The function gsea can perform several different gene set enrichment analyses. The general procedure is to obtain
single marker statistics (e.g. summary statistics), from which it is possible to compute and evaluate a test statistic
for a set of genetic markers that measures a joint degree of association between the marker set and the phenotype.
The marker set is defined by a genomic feature such as genes, biological pathways, gene interactions,
gene expression profiles etc.
Currently, four types of gene set enrichment analyses can be conducted with gsea; sum-based, count-based,
score-based, and our own developed method, the covariance association test (CVAT). For details and comparisons of
test statistics consult doi:10.1534/genetics.116.189498.

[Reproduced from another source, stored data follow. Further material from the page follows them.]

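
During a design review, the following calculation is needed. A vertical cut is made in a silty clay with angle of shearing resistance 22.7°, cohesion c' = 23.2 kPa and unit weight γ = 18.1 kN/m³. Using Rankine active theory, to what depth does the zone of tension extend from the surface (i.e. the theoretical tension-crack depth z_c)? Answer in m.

3.85 m

K_a = tan²(45° − 22.7°/2) = 0.4431; √K_a = 0.6657.
The active pressure is zero where K_a γ z = 2c√K_a, so z_c = 2c/(γ√K_a) = 2×23.2/(18.1×0.6657) = 3.851 m.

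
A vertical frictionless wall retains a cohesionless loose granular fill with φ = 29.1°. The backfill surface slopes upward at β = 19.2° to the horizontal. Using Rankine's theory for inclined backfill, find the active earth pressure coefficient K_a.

0.425

K_a = cos β · (cos β − √(cos²β − cos²φ)) / (cos β + √(cos²β − cos²φ)).
cos β = 0.9444, cos φ = 0.8738, √(cos²β − cos²φ) = 0.3583.
K_a = 0.9444 × (0.9444 − 0.3583)/(0.9444 + 0.3583) = 0.4249.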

The sum test is based on the sum of all marker summary statistics located within the feature set. The single marker
summary statistics can be obtained from linear model analyses (from PLINK or using the qgg lma approximation),
or from single or multiple component REML analyses (GBLUP or GFBLUP) from the greml function. The sum test is powerful
if the genomic feature harbors many genetic markers that have small to moderate effects.
The count-based method is based on counting the number of markers within a genomic feature that show association
(or have single marker p-value below a certain threshold) with the phenotype. Under the null hypothesis (that the
associated markers are picked at random from the total number of markers, thus, no enrichment of markers in any
genomic feature) it is assumed that the observed count statistic is a realization from a hypergeometric distribution.
The score-based approach is based on the product between the scaled genotypes in a genomic feature and the residuals
from the liner mixed model (obtained from greml).
The covariance association test (CVAT) is derived from the fit object from greml (GBLUP or GFBLUP), and measures
the covariance between the total genomic effects for all markers and the genomic effects of the markers within the
genomic feature.
The distribution of the test statistics obtained from the sum-based, score-based and CVAT is unknown, therefore
a circular permutation approach is used to obtain an empirical distribution of test statistics.